Aim also to separate the movement of the shoulders from the movement of the rib-cage. You should be able to allow easy mobility of the ribs in breathing without heaving the shoulders, and full mobility of the arms without restricting your breathing.


The poise of the shoulders can be further refined by inhibiting any tendencies to jam the arms into the shoulder joints, or to stick the elbows out.


When the shoulders are widening, the arms can lengthen out of and, at the same time, be strongly integrated with the back.

In turn the hands can release out of the forearm and wrist, to open out and soften onto any surface with which they are in contact.
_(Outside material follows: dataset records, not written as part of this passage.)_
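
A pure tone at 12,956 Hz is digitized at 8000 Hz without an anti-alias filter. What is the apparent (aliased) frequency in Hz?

3,044 Hz

Nyquist = 8,000/2 = 4,000 Hz; 12,956 Hz exceeds it.
Alias = |12,956 − 2×8,000| = |12,956 − 16,000| = 3,044 Hz.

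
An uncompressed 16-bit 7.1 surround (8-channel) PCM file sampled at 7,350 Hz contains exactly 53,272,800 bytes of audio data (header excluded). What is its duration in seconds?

Byte rate = 7,350 × 2 × 8 = 117,600 bytes/s.
Duration = 53,272,800 / 117,600 = 453 s.

453 seconds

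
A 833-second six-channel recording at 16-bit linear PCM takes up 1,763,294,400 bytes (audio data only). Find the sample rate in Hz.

176,400 Hz

Bytes = sample_rate × seconds × bytes_per_sample × channels.
sample_rate = 1,763,294,400 / (833 × 2 × 6) = 1,763,294,400 / 9,996 = 176,400 Hz.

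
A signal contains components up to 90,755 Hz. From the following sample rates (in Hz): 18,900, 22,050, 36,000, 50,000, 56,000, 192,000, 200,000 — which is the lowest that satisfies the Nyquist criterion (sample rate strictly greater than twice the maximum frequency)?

Need sample rate > 2 × 90,755 = 181,510 Hz.
Lowest listed rate above 181,510 Hz is 192,000 Hz.

192,000 Hz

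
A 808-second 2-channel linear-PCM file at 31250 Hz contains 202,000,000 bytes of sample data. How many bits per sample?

Bytes per sample = 202,000,000 / (31,250 × 808 × 2) = 202,000,000 / 50,500,000 = 4.
Bit depth = 4 × 8 = 32 bits.

32 bits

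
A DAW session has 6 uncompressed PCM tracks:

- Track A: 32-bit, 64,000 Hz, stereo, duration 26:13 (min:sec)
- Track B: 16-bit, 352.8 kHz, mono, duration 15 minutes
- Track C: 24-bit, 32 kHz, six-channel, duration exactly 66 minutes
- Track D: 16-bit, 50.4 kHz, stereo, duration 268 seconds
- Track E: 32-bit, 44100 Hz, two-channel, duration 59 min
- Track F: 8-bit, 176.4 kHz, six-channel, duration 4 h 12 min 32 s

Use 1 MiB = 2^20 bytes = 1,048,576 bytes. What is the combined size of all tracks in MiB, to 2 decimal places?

Track A: 26:13 (min:sec) = 1,573 s; 64,000 × 1,573 × 4 × 2 = 805,376,000 bytes.
Track B: 15 minutes = 900 s; 352,800 × 900 × 2 × 1 = 635,040,000 bytes.
Track C: exactly 66 minutes = 3,960 s; 32,000 × 3,960 × 3 × 6 = 2,280,960,000 bytes.
Track D: 50,400 × 268 × 2 × 2 = 54,028,800 bytes.
Track E: 59 min = 3,540 s; 44,100 × 3,540 × 4 × 2 = 1,248,912,000 bytes.
Track F: 4 h 12 min 32 s = 15,152 s; 176,400 × 15,152 × 1 × 6 = 16,036,876,800 bytes.
Total = 21,061,193,600 bytes = 20085.52 MiB.

20085.52 MiB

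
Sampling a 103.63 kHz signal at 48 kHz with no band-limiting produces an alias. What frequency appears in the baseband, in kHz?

7.63 kHz

Nyquist = 48,000/2 = 24,000 Hz; 103,630 Hz exceeds it.
Alias = |103,630 − 2×48,000| = |103,630 − 96,000| = 7,630 Hz = 7.63 kHz.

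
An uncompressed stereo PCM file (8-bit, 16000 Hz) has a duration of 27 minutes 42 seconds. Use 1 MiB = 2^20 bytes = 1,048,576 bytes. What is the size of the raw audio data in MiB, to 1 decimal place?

Duration = 27 minutes 42 seconds = 1,662 s.
Bytes = 16,000 samples/s × 1,662 s × 1 bytes/sample × 2 ch = 53,184,000 bytes.
53,184,000 / 1,048,576 = 50.7 MiB.

50.7 MiB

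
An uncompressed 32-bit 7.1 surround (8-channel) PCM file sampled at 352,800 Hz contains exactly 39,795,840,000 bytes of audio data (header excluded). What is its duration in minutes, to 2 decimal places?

58.75 minutes

Byte rate = 352,800 × 4 × 8 = 11,289,600 bytes/s.
Duration = 39,795,840,000 / 11,289,600 = 3,525 s.
3,525 s / 60 = 58.75 minutes.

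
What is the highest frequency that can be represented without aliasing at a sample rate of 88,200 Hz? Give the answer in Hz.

44,100 Hz

Nyquist frequency = sample rate / 2 = 88,200 / 2 = 44,100 Hz.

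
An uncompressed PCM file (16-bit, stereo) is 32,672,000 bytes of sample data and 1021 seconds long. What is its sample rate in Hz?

8,000 Hz

Bytes = sample_rate × seconds × bytes_per_sample × channels.
sample_rate = 32,672,000 / (1,021 × 2 × 2) = 32,672,000 / 4,084 = 8,000 Hz.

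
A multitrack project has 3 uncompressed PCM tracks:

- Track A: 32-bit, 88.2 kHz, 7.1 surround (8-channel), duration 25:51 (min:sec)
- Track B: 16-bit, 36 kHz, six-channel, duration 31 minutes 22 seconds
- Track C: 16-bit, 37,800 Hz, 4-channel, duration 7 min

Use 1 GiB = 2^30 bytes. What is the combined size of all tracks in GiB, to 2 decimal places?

4.95 GiB

Track A: 25:51 (min:sec) = 1,551 s; 88,200 × 1,551 × 4 × 8 = 4,377,542,400 bytes.
Track B: 31 minutes 22 seconds = 1,882 s; 36,000 × 1,882 × 2 × 6 = 813,024,000 bytes.
Track C: 7 min = 420 s; 37,800 × 420 × 2 × 4 = 127,008,000 bytes.
Total = 5,317,574,400 bytes = 4.95 GiB.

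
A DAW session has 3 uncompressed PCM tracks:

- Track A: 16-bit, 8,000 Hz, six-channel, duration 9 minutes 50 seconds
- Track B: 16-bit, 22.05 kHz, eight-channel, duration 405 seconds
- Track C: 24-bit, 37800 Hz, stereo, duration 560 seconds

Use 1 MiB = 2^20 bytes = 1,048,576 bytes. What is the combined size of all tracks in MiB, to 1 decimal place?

Track A: 9 minutes 50 seconds = 590 s; 8,000 × 590 × 2 × 6 = 56,640,000 bytes.
Track B: 22,050 × 405 × 2 × 8 = 142,884,000 bytes.
Track C: 37,800 × 560 × 3 × 2 = 127,008,000 bytes.
Total = 326,532,000 bytes = 311.4 MiB.

311.4 MiB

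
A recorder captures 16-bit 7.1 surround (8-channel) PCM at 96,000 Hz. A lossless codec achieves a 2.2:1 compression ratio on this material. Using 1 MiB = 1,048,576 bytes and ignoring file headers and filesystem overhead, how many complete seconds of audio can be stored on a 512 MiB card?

768 seconds

Uncompressed byte rate = 96,000 × 2 × 8 = 1,536,000 bytes/s.
After 2.2:1 compression, effective rate ≈ 698181.82 bytes/s.
Capacity = 512 × 1,048,576 = 536,870,912 bytes.
536,870,912 / effective rate ≈ 768.96 s → 768 seconds.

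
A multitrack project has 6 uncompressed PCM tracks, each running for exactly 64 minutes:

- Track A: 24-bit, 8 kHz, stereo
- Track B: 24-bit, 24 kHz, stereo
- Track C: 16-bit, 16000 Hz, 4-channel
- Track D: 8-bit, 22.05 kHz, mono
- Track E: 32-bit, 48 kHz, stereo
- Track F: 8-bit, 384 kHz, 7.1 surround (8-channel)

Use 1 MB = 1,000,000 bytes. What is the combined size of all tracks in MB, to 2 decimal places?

14584.51 MB

exactly 64 minutes = 3,840 s.
Track A: 8,000 × 3,840 × 3 × 2 = 184,320,000 bytes.
Track B: 24,000 × 3,840 × 3 × 2 = 552,960,000 bytes.
Track C: 16,000 × 3,840 × 2 × 4 = 491,520,000 bytes.
Track D: 22,050 × 3,840 × 1 × 1 = 84,672,000 bytes.
Track E: 48,000 × 3,840 × 4 × 2 = 1,474,560,000 bytes.
Track F: 384,000 × 3,840 × 1 × 8 = 11,796,480,000 bytes.
Total = 14,584,512,000 bytes = 14584.51 MB.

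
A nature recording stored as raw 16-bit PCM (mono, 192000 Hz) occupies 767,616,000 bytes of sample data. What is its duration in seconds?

Byte rate = 192,000 × 2 × 1 = 384,000 bytes/s.
Duration = 767,616,000 / 384,000 = 1,999 s.

1,999 seconds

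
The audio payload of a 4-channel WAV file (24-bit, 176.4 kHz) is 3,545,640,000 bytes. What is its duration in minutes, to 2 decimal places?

27.92 minutes

Byte rate = 176,400 × 3 × 4 = 2,116,800 bytes/s.
Duration = 3,545,640,000 / 2,116,800 = 1,675 s.
1,675 s / 60 = 27.92 minutes.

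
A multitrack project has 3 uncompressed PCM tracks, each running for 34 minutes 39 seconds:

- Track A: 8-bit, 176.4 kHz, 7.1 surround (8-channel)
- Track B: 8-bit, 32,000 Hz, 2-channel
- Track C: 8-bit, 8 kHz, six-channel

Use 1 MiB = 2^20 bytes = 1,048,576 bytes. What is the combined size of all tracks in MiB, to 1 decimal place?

34 minutes 39 seconds = 2,079 s.
Track A: 176,400 × 2,079 × 1 × 8 = 2,933,884,800 bytes.
Track B: 32,000 × 2,079 × 1 × 2 = 133,056,000 bytes.
Track C: 8,000 × 2,079 × 1 × 6 = 99,792,000 bytes.
Total = 3,166,732,800 bytes = 3020.0 MiB.

3020.0 MiB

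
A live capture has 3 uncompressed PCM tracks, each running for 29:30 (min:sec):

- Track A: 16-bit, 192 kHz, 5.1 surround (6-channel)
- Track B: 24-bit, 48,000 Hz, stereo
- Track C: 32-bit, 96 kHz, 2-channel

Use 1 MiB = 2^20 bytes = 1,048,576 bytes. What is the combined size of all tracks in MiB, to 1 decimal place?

29:30 (min:sec) = 1,770 s.
Track A: 192,000 × 1,770 × 2 × 6 = 4,078,080,000 bytes.
Track B: 48,000 × 1,770 × 3 × 2 = 509,760,000 bytes.
Track C: 96,000 × 1,770 × 4 × 2 = 1,359,360,000 bytes.
Total = 5,947,200,000 bytes = 5671.7 MiB.

5671.7 MiB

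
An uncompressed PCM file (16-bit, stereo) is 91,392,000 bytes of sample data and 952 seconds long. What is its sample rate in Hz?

Bytes = sample_rate × seconds × bytes_per_sample × channels.
sample_rate = 91,392,000 / (952 × 2 × 2) = 91,392,000 / 3,808 = 24,000 Hz.

24,000 Hz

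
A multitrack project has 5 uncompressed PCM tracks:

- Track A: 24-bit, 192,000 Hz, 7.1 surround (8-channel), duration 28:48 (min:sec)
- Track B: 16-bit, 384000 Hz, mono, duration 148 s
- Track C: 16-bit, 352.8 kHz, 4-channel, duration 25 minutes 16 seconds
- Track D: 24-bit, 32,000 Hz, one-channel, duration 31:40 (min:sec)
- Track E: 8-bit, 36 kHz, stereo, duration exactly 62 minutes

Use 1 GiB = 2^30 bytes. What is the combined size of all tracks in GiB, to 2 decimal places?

Track A: 28:48 (min:sec) = 1,728 s; 192,000 × 1,728 × 3 × 8 = 7,962,624,000 bytes.
Track B: 384,000 × 148 × 2 × 1 = 113,664,000 bytes.
Track C: 25 minutes 16 seconds = 1,516 s; 352,800 × 1,516 × 2 × 4 = 4,278,758,400 bytes.
Track D: 31:40 (min:sec) = 1,900 s; 32,000 × 1,900 × 3 × 1 = 182,400,000 bytes.
Track E: exactly 62 minutes = 3,720 s; 36,000 × 3,720 × 1 × 2 = 267,840,000 bytes.
Total = 12,805,286,400 bytes = 11.93 GiB.

11.93 GiB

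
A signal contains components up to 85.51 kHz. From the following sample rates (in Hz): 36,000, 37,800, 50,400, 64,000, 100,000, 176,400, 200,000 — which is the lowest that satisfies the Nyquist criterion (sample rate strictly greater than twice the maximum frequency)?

176,400 Hz

Need sample rate > 2 × 85,510 = 171,020 Hz.
Lowest listed rate above 171,020 Hz is 176,400 Hz.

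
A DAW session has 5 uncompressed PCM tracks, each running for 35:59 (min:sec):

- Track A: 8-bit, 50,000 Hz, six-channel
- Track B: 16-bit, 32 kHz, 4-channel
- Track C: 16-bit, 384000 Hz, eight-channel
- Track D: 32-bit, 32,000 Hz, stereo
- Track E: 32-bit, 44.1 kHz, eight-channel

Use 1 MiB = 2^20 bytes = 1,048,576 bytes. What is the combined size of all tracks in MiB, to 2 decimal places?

35:59 (min:sec) = 2,159 s.
Track A: 50,000 × 2,159 × 1 × 6 = 647,700,000 bytes.
Track B: 32,000 × 2,159 × 2 × 4 = 552,704,000 bytes.
Track C: 384,000 × 2,159 × 2 × 8 = 13,264,896,000 bytes.
Track D: 32,000 × 2,159 × 4 × 2 = 552,704,000 bytes.
Track E: 44,100 × 2,159 × 4 × 8 = 3,046,780,800 bytes.
Total = 18,064,784,800 bytes = 17227.92 MiB.

17227.92 MiB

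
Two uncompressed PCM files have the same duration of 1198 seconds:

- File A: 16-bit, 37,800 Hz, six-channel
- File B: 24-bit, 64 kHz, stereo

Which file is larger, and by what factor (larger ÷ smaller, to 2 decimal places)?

File A, by a factor of 1.18

File A: 37,800 × 2 × 6 = 453,600 bytes/s.
File B: 64,000 × 3 × 2 = 384,000 bytes/s.
File A is larger; ratio = 543,412,800 / 460,032,000 = 1.18.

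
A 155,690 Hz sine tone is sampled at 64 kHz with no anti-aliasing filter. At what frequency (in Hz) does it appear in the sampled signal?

Nyquist = 64,000/2 = 32,000 Hz; 155,690 Hz exceeds it.
Alias = |155,690 − 2×64,000| = |155,690 − 128,000| = 27,690 Hz.

27,690 Hz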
Awareness of the palms of the hands resting on the torso in semi-supine, the practice of crawling, and other procedures such as “hands on the table in monkey”, in which the hands are “used as feet“ can encourage this coordination of the arms and hands.


In time, all the processes outlined on this page combine to establish a healthy fundamental pattern of use of the upper limbs which is appropriate for any use of the hands from the martial arts to bathing a baby, from playing a violin to making one.

1 Shoulder Girdle: The structure formed by the shoulder blades (Scapulae) and the collar bones (Clavicles).


2 Any misuse of the shoulders – pulling up, down, back, forward, slumping, bracing or any combination of these – amounts to narrowing.